Saturday, July 25, 2015
Tears. . .
Today we commemorate Mary of Magdala, about whom we know something and of whom much more has been speculated over history. Sometime in the 4th century Mary Magdalene was equated with the sinful woman, the prostitute, who anointed Jesus’ feet, in Luke 7 and Mary of Bethany, sister of Martha and Lazarus, who also anointed Jesus’ feet as John 11 tells us. This added to how Scripture describes her by name as the woman whom Jesus delivered from demons (Luke 8 and Mark 16).
Other modern voices have gone much further, describing Mary as the lover or even wife of Jesus who bore Him the holy grail, a daughter named Sarah. One wag even thinks Mary is the beloved disciple. So who is Mary? The East rejected such characterizations. It is best if we left her as Scripture declared her, the woman relieved of her demons whose tears graced both the crucifixion and death of Jesus and the resurrection encounter with our Lord whom she mistook at first as merely a gardener. She is named a dozen or so times in Scripture making her a prominent character in the story of the Gospel.
There is no need to enlarge her in death. Her story is compelling enough as it is. She was present at the beginning of Christ’s ministry. What compels us most of all were her tears. Mary followed Jesus to the cross and her tears fell as He bore the sins of the world alone, her sins, too. She shed her tears at the suffering beyond agony and then at the death which might have appeared to her to have been merciful, a quick end to His pain. But her tears led her to the Garden of the Tomb and to the missing body of Jesus which only magnified her sorrow.

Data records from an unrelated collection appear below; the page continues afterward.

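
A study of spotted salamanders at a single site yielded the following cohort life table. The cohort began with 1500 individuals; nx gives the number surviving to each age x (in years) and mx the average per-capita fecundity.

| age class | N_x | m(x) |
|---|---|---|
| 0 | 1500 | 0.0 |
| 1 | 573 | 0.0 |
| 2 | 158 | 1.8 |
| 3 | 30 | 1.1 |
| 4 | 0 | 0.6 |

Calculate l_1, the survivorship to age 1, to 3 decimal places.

l_1 = n_1/n_0 = 573/1500 = 0.382 → 0.382

0.382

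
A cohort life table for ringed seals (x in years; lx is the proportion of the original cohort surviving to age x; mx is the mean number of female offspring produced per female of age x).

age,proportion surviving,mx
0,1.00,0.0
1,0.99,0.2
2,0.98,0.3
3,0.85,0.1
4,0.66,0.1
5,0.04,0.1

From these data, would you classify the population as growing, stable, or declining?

declining

R0 = Σ lx·mx = 0 + 0.198 + 0.294 + 0.085 + 0.066 + 0.004 = 0.647
R0 < 1, so the population is declining.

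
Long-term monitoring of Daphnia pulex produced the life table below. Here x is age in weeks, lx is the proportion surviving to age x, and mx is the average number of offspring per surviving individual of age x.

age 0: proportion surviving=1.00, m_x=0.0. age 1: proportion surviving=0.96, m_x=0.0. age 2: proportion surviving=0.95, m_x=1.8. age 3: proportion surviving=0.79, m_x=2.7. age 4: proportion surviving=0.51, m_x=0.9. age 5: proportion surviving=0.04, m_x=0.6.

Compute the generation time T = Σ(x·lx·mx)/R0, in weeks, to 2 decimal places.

2.72

lx·mx: 0, 0, 1.71, 2.133, 0.459, 0.024 → R0 = 4.326
x·lx·mx: 0, 0, 3.42, 6.399, 1.836, 0.12 → Σ = 11.775
T = 11.775 / 4.326 = 2.721914… → 2.72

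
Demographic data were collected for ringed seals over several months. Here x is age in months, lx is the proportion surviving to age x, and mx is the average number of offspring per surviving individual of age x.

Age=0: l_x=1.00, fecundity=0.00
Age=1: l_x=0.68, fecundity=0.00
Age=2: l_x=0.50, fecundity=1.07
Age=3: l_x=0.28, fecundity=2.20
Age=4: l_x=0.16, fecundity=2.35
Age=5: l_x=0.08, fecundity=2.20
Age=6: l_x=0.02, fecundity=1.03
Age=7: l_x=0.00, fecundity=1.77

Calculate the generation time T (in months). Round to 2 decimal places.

lx·mx: 0, 0, 0.535, 0.616, 0.376, 0.176, 0.0206, 0 → R0 = 1.7236
x·lx·mx: 0, 0, 1.07, 1.848, 1.504, 0.88, 0.1236, 0 → Σ = 5.4256
T = 5.4256 / 1.7236 = 3.14783… → 3.15

3.15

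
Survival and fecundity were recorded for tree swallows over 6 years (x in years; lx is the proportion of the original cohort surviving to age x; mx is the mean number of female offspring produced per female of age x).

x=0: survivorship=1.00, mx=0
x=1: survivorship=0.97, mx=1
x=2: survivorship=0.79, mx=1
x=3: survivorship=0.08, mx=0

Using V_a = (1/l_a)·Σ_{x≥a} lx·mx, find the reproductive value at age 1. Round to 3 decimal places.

lx·mx for x ≥ 1: 0.97, 0.79, 0 → sum = 1.76
V_1 = 1.76 / l_1 = 1.76 / 0.97 = 1.814433… → 1.814

1.814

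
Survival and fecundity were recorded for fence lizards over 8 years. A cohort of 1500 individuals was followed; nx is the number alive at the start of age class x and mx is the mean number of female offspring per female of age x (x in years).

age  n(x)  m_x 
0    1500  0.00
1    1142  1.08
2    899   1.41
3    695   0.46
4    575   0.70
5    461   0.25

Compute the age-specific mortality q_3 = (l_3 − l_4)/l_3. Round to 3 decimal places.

lx = nx/n0 = nx/1500: 1, 0.76133…, 0.59933…, 0.46333…, 0.38333…, 0.30733…
q_3 = (l_3 − l_4) / l_3 = (0.463333… − 0.383333…) / 0.463333…
     = 0.08… / 0.463333… = 0.172662… → 0.173

0.173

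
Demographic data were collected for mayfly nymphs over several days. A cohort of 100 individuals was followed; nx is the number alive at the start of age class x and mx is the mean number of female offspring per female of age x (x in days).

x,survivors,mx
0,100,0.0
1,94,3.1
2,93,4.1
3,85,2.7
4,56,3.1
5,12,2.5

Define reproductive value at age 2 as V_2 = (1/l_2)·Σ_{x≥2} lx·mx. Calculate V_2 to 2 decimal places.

8.76

lx = nx/n0 = nx/100: 1, 0.94, 0.93, 0.85, 0.56, 0.12
lx·mx for x ≥ 2: 3.813, 2.295, 1.736, 0.3 → sum = 8.144
V_2 = 8.144 / l_2 = 8.144 / 0.93 = 8.756989… → 8.76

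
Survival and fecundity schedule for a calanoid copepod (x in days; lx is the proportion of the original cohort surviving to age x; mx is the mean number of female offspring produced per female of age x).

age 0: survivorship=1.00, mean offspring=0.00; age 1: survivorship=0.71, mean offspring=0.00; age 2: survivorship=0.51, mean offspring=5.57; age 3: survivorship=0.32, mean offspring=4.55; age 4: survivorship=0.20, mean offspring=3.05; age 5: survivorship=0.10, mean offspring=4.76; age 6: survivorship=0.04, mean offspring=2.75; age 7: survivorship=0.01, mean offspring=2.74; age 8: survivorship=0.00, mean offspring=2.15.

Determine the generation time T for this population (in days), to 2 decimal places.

lx·mx: 0, 0, 2.8407, 1.456, 0.61, 0.476, 0.11, 0.0274, 0 → R0 = 5.5201
x·lx·mx: 0, 0, 5.6814, 4.368, 2.44, 2.38, 0.66, 0.1918, 0 → Σ = 15.7212
T = 15.7212 / 5.5201 = 2.847992… → 2.85

2.85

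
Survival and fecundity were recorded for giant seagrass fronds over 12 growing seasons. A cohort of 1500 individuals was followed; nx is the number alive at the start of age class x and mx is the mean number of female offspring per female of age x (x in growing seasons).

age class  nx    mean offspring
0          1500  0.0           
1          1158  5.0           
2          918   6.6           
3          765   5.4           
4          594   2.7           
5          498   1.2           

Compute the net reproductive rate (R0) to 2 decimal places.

lx = nx/n0 = nx/1500: 1, 0.772, 0.612, 0.51, 0.396, 0.332
lx·mx by age: 0, 3.86, 4.0392, 2.754, 1.0692, 0.3984
R0 = Σ lx·mx = 12.1208 → 12.12

12.12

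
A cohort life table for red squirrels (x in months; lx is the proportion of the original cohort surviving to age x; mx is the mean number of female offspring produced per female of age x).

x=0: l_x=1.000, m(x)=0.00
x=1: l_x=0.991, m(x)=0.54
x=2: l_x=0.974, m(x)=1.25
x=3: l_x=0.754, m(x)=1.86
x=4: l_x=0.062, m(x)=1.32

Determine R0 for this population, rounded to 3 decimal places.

3.237

lx·mx by age: 0, 0.53514, 1.2175, 1.40244, 0.08184
R0 = Σ lx·mx = 3.23692 → 3.237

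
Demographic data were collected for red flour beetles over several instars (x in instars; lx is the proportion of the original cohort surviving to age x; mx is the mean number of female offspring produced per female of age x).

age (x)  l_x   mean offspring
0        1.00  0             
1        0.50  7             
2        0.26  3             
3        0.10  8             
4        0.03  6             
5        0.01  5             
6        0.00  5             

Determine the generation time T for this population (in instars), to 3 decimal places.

lx·mx: 0, 3.5, 0.78, 0.8, 0.18, 0.05, 0 → R0 = 5.31
x·lx·mx: 0, 3.5, 1.56, 2.4, 0.72, 0.25, 0 → Σ = 8.43
T = 8.43 / 5.31 = 1.587571… → 1.588

1.588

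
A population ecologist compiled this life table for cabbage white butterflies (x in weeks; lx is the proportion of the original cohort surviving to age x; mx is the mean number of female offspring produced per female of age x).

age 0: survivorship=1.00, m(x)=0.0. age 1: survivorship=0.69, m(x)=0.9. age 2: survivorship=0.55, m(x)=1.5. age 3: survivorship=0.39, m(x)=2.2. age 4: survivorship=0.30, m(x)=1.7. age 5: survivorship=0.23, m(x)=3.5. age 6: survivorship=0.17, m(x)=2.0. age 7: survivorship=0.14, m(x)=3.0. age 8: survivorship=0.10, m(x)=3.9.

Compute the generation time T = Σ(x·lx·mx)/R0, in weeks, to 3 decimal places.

3.986

lx·mx: 0, 0.621, 0.825, 0.858, 0.51, 0.805, 0.34, 0.42, 0.39 → R0 = 4.769
x·lx·mx: 0, 0.621, 1.65, 2.574, 2.04, 4.025, 2.04, 2.94, 3.12 → Σ = 19.01
T = 19.01 / 4.769 = 3.986161… → 3.986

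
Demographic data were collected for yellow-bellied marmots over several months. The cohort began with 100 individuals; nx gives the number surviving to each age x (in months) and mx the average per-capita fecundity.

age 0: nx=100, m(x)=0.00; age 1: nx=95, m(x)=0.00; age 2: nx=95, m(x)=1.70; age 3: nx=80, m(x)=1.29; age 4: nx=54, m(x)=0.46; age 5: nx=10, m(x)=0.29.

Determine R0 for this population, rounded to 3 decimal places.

2.924

lx = nx/n0 = nx/100: 1, 0.95, 0.95, 0.8, 0.54, 0.1
lx·mx by age: 0, 0, 1.615, 1.032, 0.2484, 0.029
R0 = Σ lx·mx = 2.9244 → 2.924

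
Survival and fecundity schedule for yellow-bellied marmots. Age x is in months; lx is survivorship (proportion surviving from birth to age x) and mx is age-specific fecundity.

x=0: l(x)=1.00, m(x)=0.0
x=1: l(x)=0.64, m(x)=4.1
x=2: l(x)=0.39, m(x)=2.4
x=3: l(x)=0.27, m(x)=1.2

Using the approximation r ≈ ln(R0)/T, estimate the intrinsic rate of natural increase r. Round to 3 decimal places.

0.964

R0 = Σ lx·mx = 0 + 2.624 + 0.936 + 0.324 = 3.884
Σ x·lx·mx = 5.468; T = 5.468/3.884 = 1.40783…
r ≈ ln(R0)/T = ln(3.884)/1.40783… = 0.9638… → 0.964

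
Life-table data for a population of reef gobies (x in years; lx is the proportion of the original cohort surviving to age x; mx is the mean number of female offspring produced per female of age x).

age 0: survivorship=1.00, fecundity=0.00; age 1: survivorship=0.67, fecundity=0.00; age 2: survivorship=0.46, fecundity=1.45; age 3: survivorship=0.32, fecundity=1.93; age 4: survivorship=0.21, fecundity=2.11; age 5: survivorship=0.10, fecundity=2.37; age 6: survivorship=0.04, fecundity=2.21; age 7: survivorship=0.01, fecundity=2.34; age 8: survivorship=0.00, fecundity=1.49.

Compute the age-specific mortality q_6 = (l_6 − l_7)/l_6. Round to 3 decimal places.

0.750

q_6 = (l_6 − l_7) / l_6 = (0.04 − 0.01) / 0.04
     = 0.03 / 0.04 = 0.75 → 0.750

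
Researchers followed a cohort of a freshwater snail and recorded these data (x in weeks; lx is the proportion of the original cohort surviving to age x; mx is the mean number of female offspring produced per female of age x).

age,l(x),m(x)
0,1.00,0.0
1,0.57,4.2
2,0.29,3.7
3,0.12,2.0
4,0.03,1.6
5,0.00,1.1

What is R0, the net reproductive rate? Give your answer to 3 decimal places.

lx·mx by age: 0, 2.394, 1.073, 0.24, 0.048, 0
R0 = Σ lx·mx = 3.755 → 3.755

3.755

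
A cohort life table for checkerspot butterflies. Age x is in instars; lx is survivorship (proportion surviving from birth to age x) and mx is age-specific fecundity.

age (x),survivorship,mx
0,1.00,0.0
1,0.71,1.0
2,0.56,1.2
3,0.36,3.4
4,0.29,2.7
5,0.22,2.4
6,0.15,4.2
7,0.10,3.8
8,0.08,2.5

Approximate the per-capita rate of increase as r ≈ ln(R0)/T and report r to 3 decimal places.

R0 = Σ lx·mx = 0 + 0.71 + 0.672 + 1.224 + 0.783 + 0.528 + 0.63 + 0.38 + 0.2 = 5.127
Σ x·lx·mx = 19.538; T = 19.538/5.127 = 3.81081…
r ≈ ln(R0)/T = ln(5.127)/3.81081… = 0.42892… → 0.429

0.429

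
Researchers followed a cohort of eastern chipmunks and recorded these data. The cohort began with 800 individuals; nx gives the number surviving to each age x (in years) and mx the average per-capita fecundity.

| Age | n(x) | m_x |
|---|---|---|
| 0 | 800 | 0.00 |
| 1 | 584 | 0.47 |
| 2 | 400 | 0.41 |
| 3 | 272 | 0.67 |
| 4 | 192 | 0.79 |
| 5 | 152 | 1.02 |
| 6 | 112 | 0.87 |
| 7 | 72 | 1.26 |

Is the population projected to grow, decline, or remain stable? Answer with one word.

growing

lx = nx/n0 = nx/800: 1, 0.73, 0.5, 0.34, 0.24, 0.19, 0.14, 0.09
R0 = Σ lx·mx = 0 + 0.3431 + 0.205 + 0.2278 + 0.1896 + 0.1938 + 0.1218 + 0.1134 = 1.3945
R0 > 1, so the population is growing.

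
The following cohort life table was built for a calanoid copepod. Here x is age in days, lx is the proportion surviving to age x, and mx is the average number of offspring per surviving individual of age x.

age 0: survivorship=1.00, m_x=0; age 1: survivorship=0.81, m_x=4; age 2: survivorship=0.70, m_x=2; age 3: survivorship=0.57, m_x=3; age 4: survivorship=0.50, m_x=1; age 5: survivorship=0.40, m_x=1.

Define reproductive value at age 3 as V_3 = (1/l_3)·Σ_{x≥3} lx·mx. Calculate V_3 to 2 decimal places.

lx·mx for x ≥ 3: 1.71, 0.5, 0.4 → sum = 2.61
V_3 = 2.61 / l_3 = 2.61 / 0.57 = 4.578947… → 4.58

4.58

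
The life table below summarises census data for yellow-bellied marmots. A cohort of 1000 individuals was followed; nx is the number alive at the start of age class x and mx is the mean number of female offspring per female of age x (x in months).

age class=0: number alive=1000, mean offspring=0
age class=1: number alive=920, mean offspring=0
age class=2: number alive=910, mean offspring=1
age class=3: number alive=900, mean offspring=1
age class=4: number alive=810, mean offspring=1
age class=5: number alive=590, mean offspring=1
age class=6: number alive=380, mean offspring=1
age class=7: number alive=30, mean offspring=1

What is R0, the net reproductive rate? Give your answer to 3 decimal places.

lx = nx/n0 = nx/1000: 1, 0.92, 0.91, 0.9, 0.81, 0.59, 0.38, 0.03
lx·mx by age: 0, 0, 0.91, 0.9, 0.81, 0.59, 0.38, 0.03
R0 = Σ lx·mx = 3.62 → 3.620

3.620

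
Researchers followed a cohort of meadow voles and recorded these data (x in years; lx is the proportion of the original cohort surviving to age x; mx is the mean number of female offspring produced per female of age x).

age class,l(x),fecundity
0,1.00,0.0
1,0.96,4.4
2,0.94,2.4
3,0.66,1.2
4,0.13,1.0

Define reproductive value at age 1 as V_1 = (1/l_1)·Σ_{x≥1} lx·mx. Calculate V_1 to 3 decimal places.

7.710

lx·mx for x ≥ 1: 4.224, 2.256, 0.792, 0.13 → sum = 7.402
V_1 = 7.402 / l_1 = 7.402 / 0.96 = 7.710417… → 7.710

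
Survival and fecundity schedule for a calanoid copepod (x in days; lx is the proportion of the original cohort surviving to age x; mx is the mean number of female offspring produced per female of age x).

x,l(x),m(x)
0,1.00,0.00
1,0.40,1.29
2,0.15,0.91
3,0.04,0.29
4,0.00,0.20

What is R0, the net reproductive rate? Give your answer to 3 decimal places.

lx·mx by age: 0, 0.516, 0.1365, 0.0116, 0
R0 = Σ lx·mx = 0.6641 → 0.664

0.664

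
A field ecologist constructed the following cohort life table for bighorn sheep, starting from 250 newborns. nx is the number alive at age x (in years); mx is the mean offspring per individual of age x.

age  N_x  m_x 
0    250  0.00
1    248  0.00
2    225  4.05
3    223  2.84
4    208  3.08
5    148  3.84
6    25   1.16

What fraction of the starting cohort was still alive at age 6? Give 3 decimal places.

0.100

l_6 = n_6/n_0 = 25/250 = 0.1 → 0.100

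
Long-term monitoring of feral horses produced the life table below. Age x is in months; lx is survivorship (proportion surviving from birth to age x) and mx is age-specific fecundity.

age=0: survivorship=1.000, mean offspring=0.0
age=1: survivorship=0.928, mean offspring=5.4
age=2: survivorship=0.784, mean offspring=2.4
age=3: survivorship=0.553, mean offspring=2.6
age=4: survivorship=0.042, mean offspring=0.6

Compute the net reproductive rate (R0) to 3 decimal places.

lx·mx by age: 0, 5.0112, 1.8816, 1.4378, 0.0252
R0 = Σ lx·mx = 8.3558 → 8.356

8.356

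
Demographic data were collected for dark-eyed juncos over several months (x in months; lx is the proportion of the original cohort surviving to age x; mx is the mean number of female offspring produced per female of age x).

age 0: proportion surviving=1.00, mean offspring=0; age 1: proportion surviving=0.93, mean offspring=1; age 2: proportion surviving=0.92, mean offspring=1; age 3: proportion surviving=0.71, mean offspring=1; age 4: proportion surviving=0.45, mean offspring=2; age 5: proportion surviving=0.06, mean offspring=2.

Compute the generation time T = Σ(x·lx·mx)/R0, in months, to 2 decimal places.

lx·mx: 0, 0.93, 0.92, 0.71, 0.9, 0.12 → R0 = 3.58
x·lx·mx: 0, 0.93, 1.84, 2.13, 3.6, 0.6 → Σ = 9.1
T = 9.1 / 3.58 = 2.541899… → 2.54

2.54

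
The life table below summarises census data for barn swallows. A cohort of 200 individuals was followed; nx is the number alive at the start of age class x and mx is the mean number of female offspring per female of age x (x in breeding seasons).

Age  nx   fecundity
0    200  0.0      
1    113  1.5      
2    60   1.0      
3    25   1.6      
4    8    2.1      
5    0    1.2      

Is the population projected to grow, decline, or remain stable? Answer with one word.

growing

lx = nx/n0 = nx/200: 1, 0.565, 0.3, 0.125, 0.04, 0
R0 = Σ lx·mx = 0 + 0.8475 + 0.3 + 0.2 + 0.084 + 0 = 1.4315
R0 > 1, so the population is growing.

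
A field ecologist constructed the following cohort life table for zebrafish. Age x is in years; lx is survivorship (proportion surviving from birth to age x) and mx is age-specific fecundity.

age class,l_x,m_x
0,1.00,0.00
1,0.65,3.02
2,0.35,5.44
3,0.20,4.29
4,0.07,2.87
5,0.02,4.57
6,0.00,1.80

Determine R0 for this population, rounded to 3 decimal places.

lx·mx by age: 0, 1.963, 1.904, 0.858, 0.2009, 0.0914, 0
R0 = Σ lx·mx = 5.0173 → 5.017

5.017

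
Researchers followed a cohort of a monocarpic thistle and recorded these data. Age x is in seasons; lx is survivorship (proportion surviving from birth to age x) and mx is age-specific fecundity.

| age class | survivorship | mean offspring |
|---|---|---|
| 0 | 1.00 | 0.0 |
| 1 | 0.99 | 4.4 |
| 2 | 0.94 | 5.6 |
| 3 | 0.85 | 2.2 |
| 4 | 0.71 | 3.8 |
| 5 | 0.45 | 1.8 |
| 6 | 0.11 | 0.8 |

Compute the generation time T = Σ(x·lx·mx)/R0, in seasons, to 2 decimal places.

2.38

lx·mx: 0, 4.356, 5.264, 1.87, 2.698, 0.81, 0.088 → R0 = 15.086
x·lx·mx: 0, 4.356, 10.528, 5.61, 10.792, 4.05, 0.528 → Σ = 35.864
T = 35.864 / 15.086 = 2.377303… → 2.38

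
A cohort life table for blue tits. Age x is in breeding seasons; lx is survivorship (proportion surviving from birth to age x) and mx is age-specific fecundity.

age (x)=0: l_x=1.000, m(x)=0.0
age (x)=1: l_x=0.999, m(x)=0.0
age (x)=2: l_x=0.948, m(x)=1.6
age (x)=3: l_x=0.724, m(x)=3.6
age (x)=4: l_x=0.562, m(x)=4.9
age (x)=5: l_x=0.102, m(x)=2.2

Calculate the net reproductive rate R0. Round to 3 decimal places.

lx·mx by age: 0, 0, 1.5168, 2.6064, 2.7538, 0.2244
R0 = Σ lx·mx = 7.1014 → 7.101

7.101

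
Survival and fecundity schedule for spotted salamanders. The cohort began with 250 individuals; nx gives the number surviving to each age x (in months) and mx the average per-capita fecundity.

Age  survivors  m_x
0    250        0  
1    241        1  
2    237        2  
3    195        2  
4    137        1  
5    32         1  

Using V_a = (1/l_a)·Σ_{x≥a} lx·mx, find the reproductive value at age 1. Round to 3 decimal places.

5.286

lx = nx/n0 = nx/250: 1, 0.964, 0.948, 0.78, 0.548, 0.128
lx·mx for x ≥ 1: 0.964, 1.896, 1.56, 0.548, 0.128 → sum = 5.096
V_1 = 5.096 / l_1 = 5.096 / 0.964 = 5.286307… → 5.286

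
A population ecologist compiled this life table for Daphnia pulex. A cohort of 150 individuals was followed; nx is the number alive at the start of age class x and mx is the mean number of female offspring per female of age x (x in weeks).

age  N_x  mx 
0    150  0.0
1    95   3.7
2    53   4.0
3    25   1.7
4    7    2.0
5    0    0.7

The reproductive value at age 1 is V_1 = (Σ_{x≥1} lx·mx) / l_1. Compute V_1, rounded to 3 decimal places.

lx = nx/n0 = nx/150: 1, 0.63333…, 0.35333…, 0.16667…, 0.04667…, 0
lx·mx for x ≥ 1: 2.343333…, 1.413333…, 0.283333…, 0.093333…, 0 → sum = 4.133333…
V_1 = 4.133333… / l_1 = 4.133333… / 0.633333… = 6.526316… → 6.526

6.526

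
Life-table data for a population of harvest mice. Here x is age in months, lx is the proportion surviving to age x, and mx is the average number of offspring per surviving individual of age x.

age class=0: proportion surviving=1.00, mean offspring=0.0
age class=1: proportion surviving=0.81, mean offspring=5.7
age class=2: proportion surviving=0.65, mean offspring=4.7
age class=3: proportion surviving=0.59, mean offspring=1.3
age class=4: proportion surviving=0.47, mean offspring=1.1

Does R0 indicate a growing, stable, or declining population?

growing

R0 = Σ lx·mx = 0 + 4.617 + 3.055 + 0.767 + 0.517 = 8.956
R0 > 1, so the population is growing.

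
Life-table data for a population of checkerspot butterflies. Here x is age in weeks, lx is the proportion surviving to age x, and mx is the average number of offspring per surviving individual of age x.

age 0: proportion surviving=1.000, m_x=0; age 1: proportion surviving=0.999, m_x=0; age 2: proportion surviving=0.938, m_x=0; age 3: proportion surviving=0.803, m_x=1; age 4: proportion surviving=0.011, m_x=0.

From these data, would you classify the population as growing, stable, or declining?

declining

R0 = Σ lx·mx = 0 + 0 + 0 + 0.803 + 0 = 0.803
R0 < 1, so the population is declining.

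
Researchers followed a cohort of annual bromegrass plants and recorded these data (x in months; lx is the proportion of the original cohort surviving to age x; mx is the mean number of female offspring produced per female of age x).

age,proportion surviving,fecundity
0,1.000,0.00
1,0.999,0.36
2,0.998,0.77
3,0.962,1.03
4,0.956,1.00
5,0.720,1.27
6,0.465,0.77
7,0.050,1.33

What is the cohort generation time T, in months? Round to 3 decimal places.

lx·mx: 0, 0.35964, 0.76846, 0.99086, 0.956, 0.9144, 0.35805, 0.0665 → R0 = 4.41391
x·lx·mx: 0, 0.35964, 1.53692, 2.97258, 3.824, 4.572, 2.1483, 0.4655 → Σ = 15.87894
T = 15.87894 / 4.41391 = 3.597477… → 3.597

3.597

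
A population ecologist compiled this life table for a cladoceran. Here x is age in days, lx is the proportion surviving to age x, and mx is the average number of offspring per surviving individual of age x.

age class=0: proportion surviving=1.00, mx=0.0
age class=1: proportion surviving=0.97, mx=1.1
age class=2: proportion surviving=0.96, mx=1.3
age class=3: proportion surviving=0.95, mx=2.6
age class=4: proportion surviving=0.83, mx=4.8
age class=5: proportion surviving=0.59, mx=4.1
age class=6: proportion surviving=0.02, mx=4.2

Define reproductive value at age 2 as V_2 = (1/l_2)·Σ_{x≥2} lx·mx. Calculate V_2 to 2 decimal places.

lx·mx for x ≥ 2: 1.248, 2.47, 3.984, 2.419, 0.084 → sum = 10.205
V_2 = 10.205 / l_2 = 10.205 / 0.96 = 10.630208… → 10.63

10.63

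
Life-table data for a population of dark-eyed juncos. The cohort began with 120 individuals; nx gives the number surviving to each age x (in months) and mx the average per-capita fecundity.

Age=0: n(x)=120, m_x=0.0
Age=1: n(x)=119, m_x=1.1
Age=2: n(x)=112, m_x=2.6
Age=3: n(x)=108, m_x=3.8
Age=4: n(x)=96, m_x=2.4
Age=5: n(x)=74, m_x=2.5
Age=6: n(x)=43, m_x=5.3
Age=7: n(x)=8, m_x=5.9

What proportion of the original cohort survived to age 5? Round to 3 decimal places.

0.617

l_5 = n_5/n_0 = 74/120 = 0.616667… → 0.617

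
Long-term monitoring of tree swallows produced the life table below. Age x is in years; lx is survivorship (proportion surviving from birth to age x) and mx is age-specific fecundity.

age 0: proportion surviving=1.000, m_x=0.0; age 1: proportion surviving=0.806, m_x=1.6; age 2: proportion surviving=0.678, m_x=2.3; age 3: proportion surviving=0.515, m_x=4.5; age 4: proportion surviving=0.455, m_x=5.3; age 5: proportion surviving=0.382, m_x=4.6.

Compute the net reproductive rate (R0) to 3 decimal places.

lx·mx by age: 0, 1.2896, 1.5594, 2.3175, 2.4115, 1.7572
R0 = Σ lx·mx = 9.3352 → 9.335

9.335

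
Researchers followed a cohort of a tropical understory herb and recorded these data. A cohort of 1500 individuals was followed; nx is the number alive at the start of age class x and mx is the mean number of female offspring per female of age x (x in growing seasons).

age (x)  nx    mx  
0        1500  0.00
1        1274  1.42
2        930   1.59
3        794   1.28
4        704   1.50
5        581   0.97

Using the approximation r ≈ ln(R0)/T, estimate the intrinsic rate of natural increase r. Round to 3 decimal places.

0.548

lx = nx/n0 = nx/1500: 1, 0.84933…, 0.62, 0.52933…, 0.46933…, 0.38733…
R0 = Σ lx·mx = 0 + 1.20605… + 0.9858 + 0.67755… + 0.704… + 0.37571… = 3.949113…
Σ x·lx·mx = 9.90486…; T = 9.90486…/3.949113… = 2.50812…
r ≈ ln(R0)/T = ln(3.949113…)/2.50812… = 0.54762… → 0.548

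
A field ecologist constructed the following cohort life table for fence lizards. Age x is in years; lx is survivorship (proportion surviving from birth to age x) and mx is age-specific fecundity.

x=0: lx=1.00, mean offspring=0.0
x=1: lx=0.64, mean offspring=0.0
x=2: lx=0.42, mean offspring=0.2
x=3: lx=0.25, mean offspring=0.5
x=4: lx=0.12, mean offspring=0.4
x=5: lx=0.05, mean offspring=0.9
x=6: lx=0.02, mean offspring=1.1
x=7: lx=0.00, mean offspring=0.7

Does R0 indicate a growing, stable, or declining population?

R0 = Σ lx·mx = 0 + 0 + 0.084 + 0.125 + 0.048 + 0.045 + 0.022 + 0 = 0.324
R0 < 1, so the population is declining.

declining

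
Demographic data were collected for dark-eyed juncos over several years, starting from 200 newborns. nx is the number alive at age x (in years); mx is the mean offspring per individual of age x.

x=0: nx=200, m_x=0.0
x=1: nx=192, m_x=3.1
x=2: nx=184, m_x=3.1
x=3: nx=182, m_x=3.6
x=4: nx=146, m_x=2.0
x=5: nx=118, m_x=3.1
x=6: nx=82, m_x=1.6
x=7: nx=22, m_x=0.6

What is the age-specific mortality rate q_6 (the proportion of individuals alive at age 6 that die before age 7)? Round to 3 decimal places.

lx = nx/n0 = nx/200: 1, 0.96, 0.92, 0.91, 0.73, 0.59, 0.41, 0.11
q_6 = (l_6 − l_7) / l_6 = (0.41 − 0.11) / 0.41
     = 0.3 / 0.41 = 0.731707… → 0.732

0.732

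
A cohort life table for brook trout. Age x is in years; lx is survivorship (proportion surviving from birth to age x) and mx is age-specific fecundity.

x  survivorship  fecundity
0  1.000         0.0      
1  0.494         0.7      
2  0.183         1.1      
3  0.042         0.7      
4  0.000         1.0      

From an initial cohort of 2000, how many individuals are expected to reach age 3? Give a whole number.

Expected survivors = N0 · l_3 = 2000 × 0.042 = 84 → 84

84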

Then when tears of sorrow had already swelled her eyes and left her body to ache in the pain of Christ’s loss, she cried anew at the voice that called her by name and surprised her with the resurrection. She might not have thought she had tears left until Jesus showed Himself to her and sent her forth, forgiven and charged as witness to salvation. For she met in Jesus the One who loved her enough to save her, who kept His promises to her, and taught her to love Him.
So it is for us. You cannot love Jesus with tears of joy until you shed the tears of sorrow over His death for your sins. It is the pattern of repentance that gives birth to hope. We despair of our sin until we cannot live with them any longer. Jesus takes those sins and cleanses us from them with His own shed blood. And then when we think we can shed no more tears, He teaches us tears of joy. He died for you and bore your sins on the cross. He laid in the cold dark grave for you. He marched into hell to proclaim His victory for you. He rose again that you might rise from regret to rejoice in the new life now yours by grace.
Mary’s tears signal the path of repentance and faith. In loss and in hope, from sin to righteousness, to death and for life. Christ lived and died and rose for you. Not for humanity in general but for you, for your sins, for your redemption, and for your eternal life. Not for principle or ideology but for your face, sinner, and for your grave, walking dead, and for your life, O born again.
Today we pray that God may teach us the tears of Mary in repentance over sin, in awe of the love strong enough to die for ornery sinners, and in the joy of eternal life that allows us to flaunt death, to triumph over the grave, and to live forever. Weep for your sins in repentance and weep for joy that Christ has born your sins and delivered you from death. Lord, teach us the tears of faith, that like Mary, we may follow You to the cross for sin and to the empty tomb of everlasting life. Amen.